Driving in Italy is anarchy at its finest. Seriously. It’s absolutely insane, and yet, amazingly, it works. At least for Italians. All the rules here seem to be more of suggestions than actual laws. Lanes? Forget it. Cars straddle lanes, creating three where there should only be two. Speed? Italians love speed. The speed signs are just numbers, the don’t even say “limit” on them. If it’s posted 50, I’m going 70, and I’m passed by others going 90. If it’s posted 100, I’m going 120, and still I’m passed. And how they pass is hair-raising. Like an action adventure film, they are suddenly right behind you and just when you’re sure they’re about to hit you, they swerve to the left at the last minute. They ride your tail. Behavior that would have me cursing in the States (because it’s rude) just has me scared to death in Italy (because it’s the norm). Scooters on streets pass on both the left and right. Like mosquitoes, you don’t see them coming until they’re annoyingly buzzing around you. Right, left, in front, behind. Wait, there’s another one. Shit I’m surrounded!! (No disrespect to my Italian friends. You have to understand, I don’t even drive in Chicago if I can help it!)
Of course, as you’d expect, most roads are narrow. Round-abouts are the norm. And in Sicily, there are tunnels. Lots and lots of tunnels. I never realized how much tunnels make me nervous, until I arrived in Sicily. And to be fair (to myself, of course) driving with prescription sunglasses is a challenge when you come to a tunnel. I’m in the dark with them on but taking them off is another set of problems.
Driving in Italy takes courage. And a constant stream of prayers.
Of course it’s been worth it. Trapani is grand.
Erice is ethereal.
Castellemmare’s coastline is stunning. Postcard beautiful.
And Sambuca di Sicilia…
Sambuca made me gasp. Sambuca made me weep. That’s not hyperbole. When I first saw Sambuca from a distance, everything stopped. I had to pull over and take it in. Later, I sat at the top of Terrazzo Belvedere, looking out over the green rolling hills and vineyards, and I cried. And I laughed. I lay down on the stone bench, looking up at the clouds, and I swear a saw a fetus in a womb above me. Yeah, okay, weird. And hugely symbolic. I think I could live in Sambuca.
I tend to overthink things. Even renting a car, I researched models to decide which might be the best fit. I always read reviews. I always read instruction manuals. A tendency to over-use my head. Ah, but then there are times when something hits me in the gut and I run with it. And that is almost always a good thing. Still, falling in love is always risky and I’m not quite ready to commit my heart to a town I just met. Especially after being in quarantine for ten weeks. If I stay in Balestrate to wait out this pandemic, I will pine for Sambuca like a lover. In other words, it’s time for me to leave.
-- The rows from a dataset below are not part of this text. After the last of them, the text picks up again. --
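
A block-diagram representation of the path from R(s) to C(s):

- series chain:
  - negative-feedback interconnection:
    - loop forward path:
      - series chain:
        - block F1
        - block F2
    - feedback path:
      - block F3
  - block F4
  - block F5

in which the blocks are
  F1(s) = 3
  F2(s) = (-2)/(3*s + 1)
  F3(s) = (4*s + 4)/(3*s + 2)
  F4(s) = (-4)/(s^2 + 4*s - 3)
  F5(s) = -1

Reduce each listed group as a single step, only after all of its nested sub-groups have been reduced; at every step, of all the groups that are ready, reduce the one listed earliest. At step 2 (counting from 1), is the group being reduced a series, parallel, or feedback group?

Reducing step by step:

1. combine F1, F2 in series
2. apply the feedback formula to (F1*F2), F3
3. combine [(F1*F2)/(1+(F1*F2)*F3)], F4, F5 in series
The group at step 2 is a feedback group.

Answer: feedback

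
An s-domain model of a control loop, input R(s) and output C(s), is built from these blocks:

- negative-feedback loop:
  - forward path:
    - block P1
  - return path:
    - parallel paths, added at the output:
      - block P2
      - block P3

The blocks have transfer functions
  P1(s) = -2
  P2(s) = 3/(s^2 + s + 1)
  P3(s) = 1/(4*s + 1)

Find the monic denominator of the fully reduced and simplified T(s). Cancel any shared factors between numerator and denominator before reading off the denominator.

First reduce the diagram to T(s).

1. sum the parallel branches P2, P3; result (s^2 + 13*s + 4)/(4*s^3 + 5*s^2 + 5*s + 1)
2. close the feedback loop around P1, (P2+P3); result (-8*s^3 - 10*s^2 - 10*s - 2)/(4*s^3 + 3*s^2 - 21*s - 7)
T(s) is the step-2 result (common factors already cancelled). Leading coefficient of the denominator: 4. Divide through by 4 for the monic polynomial.

Answer: s^3 + 3*s^2/4 - 21*s/4 - 7/4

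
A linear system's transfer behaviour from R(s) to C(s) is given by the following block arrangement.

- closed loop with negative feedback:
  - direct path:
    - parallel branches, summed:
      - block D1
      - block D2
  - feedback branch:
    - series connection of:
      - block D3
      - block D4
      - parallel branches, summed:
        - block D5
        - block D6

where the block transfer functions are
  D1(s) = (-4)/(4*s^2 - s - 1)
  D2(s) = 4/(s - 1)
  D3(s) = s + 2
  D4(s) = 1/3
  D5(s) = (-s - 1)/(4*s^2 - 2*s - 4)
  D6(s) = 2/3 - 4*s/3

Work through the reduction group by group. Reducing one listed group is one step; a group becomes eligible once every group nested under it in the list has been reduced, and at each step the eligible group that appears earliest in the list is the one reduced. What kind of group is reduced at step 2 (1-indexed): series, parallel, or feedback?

Reducing step by step:

Step 1: add D1, D2 (parallel)
Step 2: sum the parallel branches D5, D6
Step 3: multiply D3, D4, (D5+D6) (series)
Step 4: feedback reduction of (D1+D2), (D3*D4*(D5+D6))
The group at step 2 is a parallel group.

Answer: parallel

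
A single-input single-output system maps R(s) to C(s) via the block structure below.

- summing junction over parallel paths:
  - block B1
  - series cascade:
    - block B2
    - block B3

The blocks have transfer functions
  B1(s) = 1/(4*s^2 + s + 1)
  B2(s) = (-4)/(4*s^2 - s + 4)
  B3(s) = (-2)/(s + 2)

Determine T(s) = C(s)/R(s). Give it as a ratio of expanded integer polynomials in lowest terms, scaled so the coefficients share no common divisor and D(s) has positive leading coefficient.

First reduce the diagram to T(s).

(1) multiply B2, B3 (series); result 8/(4*s^3 + 7*s^2 + 2*s + 8)
(2) parallel reduction of B1, (B2*B3): this yields T(s), and no further normalization is needed

Answer: (4*s^3 + 39*s^2 + 10*s + 16)/(16*s^5 + 32*s^4 + 19*s^3 + 41*s^2 + 10*s + 8)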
This is going to take courage. And a whole lot of prayers.
On Wednesday I will relocate to a small cozy A-frame cabin surrounded by trees. The photos remind me of my favorite retreat in Michigan. This is what I need. Three days of pine-scented cool evening air, and no WiFi.
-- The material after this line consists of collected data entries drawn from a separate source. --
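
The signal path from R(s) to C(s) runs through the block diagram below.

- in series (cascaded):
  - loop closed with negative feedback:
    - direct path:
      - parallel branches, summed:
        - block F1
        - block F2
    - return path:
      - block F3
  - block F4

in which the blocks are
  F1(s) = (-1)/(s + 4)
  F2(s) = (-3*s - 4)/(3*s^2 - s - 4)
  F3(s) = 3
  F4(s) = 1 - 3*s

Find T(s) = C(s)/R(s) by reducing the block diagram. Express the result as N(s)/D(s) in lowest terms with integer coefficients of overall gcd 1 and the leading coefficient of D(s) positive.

[1] add F1, F2 (parallel); result (-6*s^2 - 15*s - 12)/(3*s^3 + 11*s^2 - 8*s - 16)
[2] reduce the feedback loop with forward (F1+F2) and return F3; result (-6*s^2 - 15*s - 12)/(3*s^3 - 7*s^2 - 53*s - 52)
[3] reduce the series chain [(F1+F2)/(1+(F1+F2)*F3)], F4 - this is the overall T(s), already in the required normalized form

Final answer: (18*s^3 + 39*s^2 + 21*s - 12)/(3*s^3 - 7*s^2 - 53*s - 52)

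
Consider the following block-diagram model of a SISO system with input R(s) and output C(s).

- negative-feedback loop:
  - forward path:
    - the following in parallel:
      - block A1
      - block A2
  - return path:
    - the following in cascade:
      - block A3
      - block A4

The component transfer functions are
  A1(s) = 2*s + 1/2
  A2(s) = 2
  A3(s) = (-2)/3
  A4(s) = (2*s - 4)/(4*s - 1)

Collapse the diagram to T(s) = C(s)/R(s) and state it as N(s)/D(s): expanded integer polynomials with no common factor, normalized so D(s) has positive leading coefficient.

Step 1: combine A1, A2 in parallel gives 2*s + 5/2
Step 2: series reduction of A3, A4 gives (8 - 4*s)/(12*s - 3)
Step 3: apply the feedback formula to (A1+A2), (A3*A4), giving the overall T(s)

Final answer: (-48*s^2 - 48*s + 15)/(16*s^2 - 36*s - 34)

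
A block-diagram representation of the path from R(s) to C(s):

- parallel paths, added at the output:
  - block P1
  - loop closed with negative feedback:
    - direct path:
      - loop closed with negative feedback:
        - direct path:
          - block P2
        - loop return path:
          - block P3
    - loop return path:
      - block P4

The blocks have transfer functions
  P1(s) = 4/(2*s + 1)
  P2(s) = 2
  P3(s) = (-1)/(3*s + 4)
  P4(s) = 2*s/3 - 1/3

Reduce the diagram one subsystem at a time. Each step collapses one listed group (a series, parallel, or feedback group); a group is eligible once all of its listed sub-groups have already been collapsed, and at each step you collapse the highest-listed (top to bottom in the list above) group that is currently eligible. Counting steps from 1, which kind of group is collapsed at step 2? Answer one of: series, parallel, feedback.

Step 1 - collapse the loop (P2 forward, P3 return)
Step 2 - collapse the loop ([P2/(1+P2*P3)] forward, P4 return)
Step 3 - reduce the parallel group P1, [[P2/(1+P2*P3)]/(1+[P2/(1+P2*P3)]*P4)]
At step 2 the group reduced is feedback.

Therefore the answer is feedback.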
Then I will spend a week in an old stone cottage adjacent to Parco delle Madronie, home to some of Sicily’s highest peaks. Lush with a forest of beech trees, as well as several varieties of oak and ash, I will enjoy a view of land and not sea. I need green. I need the country.
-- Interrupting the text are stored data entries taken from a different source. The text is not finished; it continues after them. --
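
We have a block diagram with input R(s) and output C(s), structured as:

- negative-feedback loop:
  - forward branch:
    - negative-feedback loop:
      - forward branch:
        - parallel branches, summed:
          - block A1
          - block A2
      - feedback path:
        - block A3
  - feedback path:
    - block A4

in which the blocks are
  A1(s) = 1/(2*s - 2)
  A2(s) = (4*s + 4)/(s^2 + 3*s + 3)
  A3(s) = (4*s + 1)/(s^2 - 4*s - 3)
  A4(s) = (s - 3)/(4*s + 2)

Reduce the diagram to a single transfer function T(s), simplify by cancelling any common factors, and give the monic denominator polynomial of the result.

(1) combine A1, A2 in parallel gives (9*s^2 + 3*s - 5)/(2*s^3 + 4*s^2 - 6)
(2) close the feedback loop around (A1+A2), A3 gives (9*s^4 - 33*s^3 - 44*s^2 + 11*s + 15)/(2*s^5 - 4*s^4 + 14*s^3 + 3*s^2 + 7*s + 13)
(3) feedback reduction of [(A1+A2)/(1+(A1+A2)*A3)], A4 gives (36*s^5 - 114*s^4 - 242*s^3 - 44*s^2 + 82*s + 30)/(8*s^6 - 3*s^5 - 12*s^4 + 95*s^3 + 177*s^2 + 48*s - 19)
Step 3 gives the fully reduced T(s), with no common factor left to cancel. The denominator's leading coefficient is 8, so divide each of its coefficients by 8 to get the monic form.

Answer: s^6 - 3*s^5/8 - 3*s^4/2 + 95*s^3/8 + 177*s^2/8 + 6*s - 19/8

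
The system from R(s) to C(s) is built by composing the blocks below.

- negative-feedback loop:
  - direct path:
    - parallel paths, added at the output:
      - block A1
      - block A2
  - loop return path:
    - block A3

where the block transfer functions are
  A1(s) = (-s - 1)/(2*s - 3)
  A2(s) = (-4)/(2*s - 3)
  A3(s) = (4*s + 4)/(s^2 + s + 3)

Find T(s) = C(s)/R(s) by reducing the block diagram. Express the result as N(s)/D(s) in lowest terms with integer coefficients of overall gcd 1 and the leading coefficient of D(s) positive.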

All together, ten days surrounded by trees after ten+ weeks of sea. My spirit is begging for this.
After that? Non lo so. I really don’t know.
As with every transition, there is trepidation. I’m giving up a really good thing here in Balestrate. A really good thing. I feel safe here. I feel protected. My landlord has become my friend. Coming here took courage. My life expanded richly. But if I stay, my life will shrink.
Is this the same as a daring adventure? Maybe. Whatever it is, as with all journeys, I’m just working my way home.
Earlier today, Nino took me up to Borgetto, above Partinico, to his little slice of wooded heaven. This is the landscape I’m craving. Thank you, Nino, for being such a wonderful host during this truly momentous time. And for being a friend.